O gesto simbolizou um sentimento crescente entre moradores e frequentadores antigos da cidade: a percepção de que o Carnaval de Rio de Contas, considerado um dos mais tradicionais do interior da Bahia, vem perdendo sua essência cultural. O que antes era sinônimo de encontro entre tradição, música e patrimônio histórico, agora é visto por muitos como um evento dominado pelo turismo predatório e pela falta de controle público.

Logo no primeiro dia da festa, foliões habituais perceberam que algo estava diferente. Paredões de som invadiram as ruas estreitas do Centro Histórico, o volume excessivo colocou em risco o casario tombado e as disputas musicais transformaram a calmaria da cidade colonial em uma arena de ruído. O cenário remeteu a 2011, quando episódios semelhantes já haviam causado indignação e danos ao patrimônio.

Além do som ensurdecedor, moradores relataram o aumento de comportamentos desordeiros. Casas históricas foram transformadas em alojamentos improvisados para grupos de jovens, muitos deles menores de idade. O consumo de drogas, a depredação de espaços públicos e o acúmulo de lixo nas ruas contrastaram com a imagem de uma cidade que, há pouco tempo, ostentava o título de “Cidade Cultural da Bahia”.

Para o folião que protagonizou o protesto, o problema começa pela ausência de curadoria artística. “Não há uma seleção que garanta coerência entre as atrações. O resultado é uma mistura confusa, sem identidade. São dois carnavais coexistindo — o da cultura e o da desordem — e eles não se dialogam”, criticou. “A festa está sem direção.
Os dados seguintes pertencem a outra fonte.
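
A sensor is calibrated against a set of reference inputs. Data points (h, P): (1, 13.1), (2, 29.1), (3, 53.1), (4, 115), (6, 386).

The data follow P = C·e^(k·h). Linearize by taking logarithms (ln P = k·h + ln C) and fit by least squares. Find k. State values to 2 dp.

Linearized form: ln P = k·h + ln C. From the 5 transformed points,
Σh = 16.0000, Σ(h)² = 66.0000, Σln P = 20.6163, Σh·ln P = 75.9454.
Normal system: [[66.0000, 16.0000]; [16.0000, 5]]·[k, ln C]ᵀ = [75.9454, 20.6163]ᵀ.
Solving (det = 74.0000): k = 0.67387, ln C = 1.96689.

k = 0.67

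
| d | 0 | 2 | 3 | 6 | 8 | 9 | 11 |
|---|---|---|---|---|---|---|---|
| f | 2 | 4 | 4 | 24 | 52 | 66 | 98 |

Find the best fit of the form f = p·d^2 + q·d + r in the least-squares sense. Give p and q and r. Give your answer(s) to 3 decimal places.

p = 0.958, q = -1.681, r = 1.959

The normal equations are: 26691·p + 2823·q + 315·r = 21448;  2823·p + 315·q + 39·r = 2252;  315·p + 39·q + 7·r = 250.
Row-reducing yields p = 5755/6006, q = -721/429, r = 3921/2002.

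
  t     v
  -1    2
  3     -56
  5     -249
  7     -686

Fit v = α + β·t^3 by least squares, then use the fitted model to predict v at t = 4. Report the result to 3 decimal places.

v̂ = -128.409

From the data, Σ1 = 4, Σt^3 = 494, Σt^3·t^3 = 134004.
Right-hand side: Σv = -989, Σt^3·v = -267937.
Δ = 4·134004 − 494² = 291980.
α = ((-989)·134004 − 494·(-267937))/291980 = -6503/11230; β = (4·(-267937) − 494·(-989))/291980 = -291591/145990.
At t = 4: v̂ = (-6503/11230)·(1) + (-291591/145990)·(64) = -18746363/145990.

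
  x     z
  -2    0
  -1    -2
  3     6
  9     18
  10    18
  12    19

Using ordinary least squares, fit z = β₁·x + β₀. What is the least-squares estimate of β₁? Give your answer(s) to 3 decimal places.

With design matrix M, MᵀM = [[339, 31]; [31, 6]] and Mᵀz = [590, 59]ᵀ.
Eliminating β₀: 6·(row 1) − 31·(row 2) gives 1073·β₁ = 6·590 − 31·59 = 1711, so β₁ = 59/37.
Then β₀ = (59 − 31·(59/37))/6 = 59/37.

β₁ = 1.595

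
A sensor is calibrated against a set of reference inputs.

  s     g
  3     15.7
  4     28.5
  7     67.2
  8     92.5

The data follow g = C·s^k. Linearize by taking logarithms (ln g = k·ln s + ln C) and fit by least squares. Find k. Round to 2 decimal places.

k = 1.74

Linearized form: ln g = k·ln s + ln C. From the 4 transformed points,
Σln s = 6.5103, Σ(ln s)² = 11.2394, Σln g = 14.8384, Σln s·ln g = 25.2710.
Normal system: [[11.2394, 6.5103]; [6.5103, 4]]·[k, ln C]ᵀ = [25.2710, 14.8384]ᵀ.
Solving (det = 2.5742): k = 1.74107, ln C = 0.87590.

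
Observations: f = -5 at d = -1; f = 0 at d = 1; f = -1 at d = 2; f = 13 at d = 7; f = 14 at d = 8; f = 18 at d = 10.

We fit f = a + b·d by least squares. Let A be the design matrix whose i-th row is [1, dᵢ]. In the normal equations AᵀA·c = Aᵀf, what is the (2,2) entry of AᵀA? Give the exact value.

219

Row 2 ↔ basis d, column 2 ↔ basis d, so (AᵀA)_{2,2} = Σᵢ (d)·(d) = (-1)·(-1) + (1)·(1) + (2)·(2) + (7)·(7) + (8)·(8) + (10)·(10) = 219.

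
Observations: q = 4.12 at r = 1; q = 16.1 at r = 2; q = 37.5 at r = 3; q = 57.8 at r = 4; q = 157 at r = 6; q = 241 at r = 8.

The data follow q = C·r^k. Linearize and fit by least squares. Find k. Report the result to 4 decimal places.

k = 1.9777

Linearized form: ln q = k·ln r + ln C. From the 6 transformed points,
Σln r = 7.0493, Σ(ln r)² = 11.1437, Σln q = 22.4170, Σln r·ln q = 31.9969.
Equations: 11.1437·k + 7.0493·ln C = 31.9969;  7.0493·k + 6·ln C = 22.4170.
Solving (det = 17.1702): k = 1.97775, ln C = 1.41257.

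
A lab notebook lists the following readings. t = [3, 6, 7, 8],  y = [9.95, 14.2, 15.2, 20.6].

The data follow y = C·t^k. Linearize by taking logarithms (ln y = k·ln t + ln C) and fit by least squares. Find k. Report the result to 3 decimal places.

With ln yᵢ as the transformed response and ln tᵢ as the regressor:
Σln t = 6.9157, Σ(ln t)² = 12.5280, Σln y = 10.6974, Σln t·ln y = 18.8644.
Normal system: [[12.5280, 6.9157]; [6.9157, 4]]·[k, ln C]ᵀ = [18.8644, 10.6974]ᵀ.
Δ = 12.5280·4 − (6.9157)² = 2.2847; k = (18.8644·4 − 6.9157·10.6974)/2.2847 = 0.64665, ln C = (12.5280·10.6974 − 6.9157·18.8644)/2.2847 = 1.55634.

k = 0.647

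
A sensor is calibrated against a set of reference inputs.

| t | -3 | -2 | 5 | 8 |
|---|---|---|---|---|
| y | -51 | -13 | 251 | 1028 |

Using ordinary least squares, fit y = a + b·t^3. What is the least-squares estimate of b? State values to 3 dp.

With design matrix M, MᵀM = [[4, 602]; [602, 278562]] and Mᵀy = [1215, 559192]ᵀ.
Δ = 4·278562 − 602² = 751844.
a = (1215·278562 − 602·559192)/751844 = 909623/375922; b = (4·559192 − 602·1215)/751844 = 752669/375922.

b = 2.002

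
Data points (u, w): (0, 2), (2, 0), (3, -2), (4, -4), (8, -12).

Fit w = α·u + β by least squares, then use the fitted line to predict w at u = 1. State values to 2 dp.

ŵ = 1.14

Compute the Gram sums: Σu·u = 93, Σu = 17, Σ1 = 5.
Moment sums: Σu·w = -118, Σw = -16.
Determinant 93·5 − 17² = 176.
α = ((-118)·5 − 17·(-16))/176 = -159/88; β = (93·(-16) − 17·(-118))/176 = 259/88.
At u = 1: ŵ = (-159/88)·(1) + (259/88)·(1) = 25/22.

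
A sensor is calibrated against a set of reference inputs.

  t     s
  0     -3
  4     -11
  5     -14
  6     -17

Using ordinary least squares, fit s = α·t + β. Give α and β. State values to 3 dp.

Sums needed: Σt·t = 77, Σt = 15, Σ1 = 4.
And Σt·s = -216, Σs = -45.
Normal equations: [[77, 15]; [15, 4]]·[α, β]ᵀ = [-216, -45]ᵀ.
Eliminating β: 4·(row 1) − 15·(row 2) gives 83·α = 4·(-216) − 15·(-45) = -189, so α = -189/83.
Then β = ((-45) − 15·(-189/83))/4 = -225/83.

α = -2.277, β = -2.711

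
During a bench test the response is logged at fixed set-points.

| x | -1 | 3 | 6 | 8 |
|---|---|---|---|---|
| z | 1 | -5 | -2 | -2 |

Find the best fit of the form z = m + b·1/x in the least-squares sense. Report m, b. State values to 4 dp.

m = -2.3350, b = -3.5735

AᵀA·[m, b]ᵀ = Aᵀz reads: 4·m + (-3/8)·b = -8;  (-3/8)·m + (665/576)·b = -13/4.
(Σ1 = 4, Σ1/x = -3/8, Σ1/x·1/x = 665/576, Σz = -8, Σ1/x·z = -13/4.)
det = 4·(665/576) − (-3/8)² = 2579/576.
m = ((-8)·(665/576) − (-3/8)·(-13/4))/(2579/576) = -6022/2579; b = (4·(-13/4) − (-3/8)·(-8))/(2579/576) = -9216/2579.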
Falta lei, falta critério, falta cuidado”, lamentou outro folião.

Outros moradores, no entanto, enxergam o fenômeno com menos pessimismo. Uma foliã defendeu o formato atual da festa. “Houve uma assembleia pública, e a própria população escolheu esse modelo. É um carnaval democrático, que tenta agradar a todos. Talvez não seja mais tão cultural, mas continua sendo do povo”, ponderou.

A tensão entre tradição e modernidade divide a cidade. De um lado, os que temem o desaparecimento de um patrimônio imaterial que sempre diferenciou Rio de Contas das demais festas do interior. Do outro, os que veem na adaptação às novas demandas turísticas uma forma de manter a economia local aquecida. No meio desse impasse, o poder público tenta equilibrar interesses, mas as concessões feitas a setores do entretenimento têm provocado questionamentos.

Especialistas apontam que o perfil do visitante também mudou. O chamado “ecoturista”, público habitual da cidade e responsável por grande parte da receita sustentável local, tem sido substituído por turistas de passagem, atraídos mais pelo som alto e pela aglomeração do que pela experiência cultural ou ecológica. Essa transformação ameaça não apenas a vocação turística de Rio de Contas, mas também o seu frágil equilíbrio ambiental.